I live in central jersey now. I am highly considering taking a law enforcement job for the NYPD (which would require me to change my residence to NY) before or after I get my bachelor's. anyway, my instincts made me look online at the jkd academies out there.
there is the new york martial arts academy in manhattan. 

I would imagine I'll be paying more than what I do now, but it has no limitations on attendance. (much like the one I go to now)
has anyone gone there?

someone from my the place I go to now mentioned this place called "progressive"  or progressive martial arts in queens, ny. he said it was really good and the sifu knew jkd, kali, silat etc and is certified by inosanto. however, I could not find a website to this place.

thoughts?


----------



## Emptyhand (Nov 13, 2008)

I have no clue of the geography of New York, but there is a Progressive Martial Arts in Fresh Meadows, NY.

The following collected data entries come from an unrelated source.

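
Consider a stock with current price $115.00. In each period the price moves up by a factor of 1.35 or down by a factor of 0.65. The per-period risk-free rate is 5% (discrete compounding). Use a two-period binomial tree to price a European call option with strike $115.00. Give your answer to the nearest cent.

Risk-neutral probability p = (1 + 0.05 − 0.65)/(1.35 − 0.65) = 0.4000/0.7000 = 0.5714
Terminal stock prices: S_uu = 209.6, S_ud = 100.9, S_dd = 48.59
Terminal payoffs (S − K): max(94.59, 0) = 94.59, max(-14.09, 0) = 0, max(-66.41, 0) = 0
Node u (S = 155.2): V_u = 1/1.05·[0.5714·94.5875 + 0.4286·0.0000] = 51.4762
Node d (S = 74.75): V_d = 1/1.05·[0.5714·0.0000 + 0.4286·0.0000] = 0.0000
Node 0 (S = 115): V_0 = 1/1.05·[0.5714·51.4762 + 0.4286·0.0000] = 28.0143

$28.01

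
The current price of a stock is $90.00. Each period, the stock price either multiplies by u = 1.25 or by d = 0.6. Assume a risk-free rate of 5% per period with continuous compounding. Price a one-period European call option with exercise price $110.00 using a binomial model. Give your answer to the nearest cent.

$1.65

Risk-neutral probability p = (e^0.05 − 0.6)/(1.25 − 0.6) = 0.4513/0.6500 = 0.6943
Terminal stock prices: S_u = 112.5, S_d = 54
Terminal payoffs (S − K): max(2.5, 0) = 2.5, max(-56, 0) = 0
Node 0 (S = 90): V_0 = e^(−0.05)·[0.6943·2.5000 + 0.3057·0.0000] = 1.6510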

Here are other listings for JKD in NY. Perhaps call some of them and see how close they are to where you will live?

http://www.martialartsny.com/queens/jkd.html

Good luck.


----------



## akatrk (Nov 14, 2008)

Here is the website you were looking for.

http://www.pmajkd.com/


----------



## Glycerine0160 (Nov 14, 2008)

Yeah, that's the one.
Well if I do go NY

I'll probably like this progressive more. It's much smaller, 8 students per group and the sifu knows his weapons. My friend said he is in dog  brothers, which means he's one of the top stick users in the country. 

But I'll check a few out. Would rather go off my judgement than fully off someone else's.


thanks for the help.


----------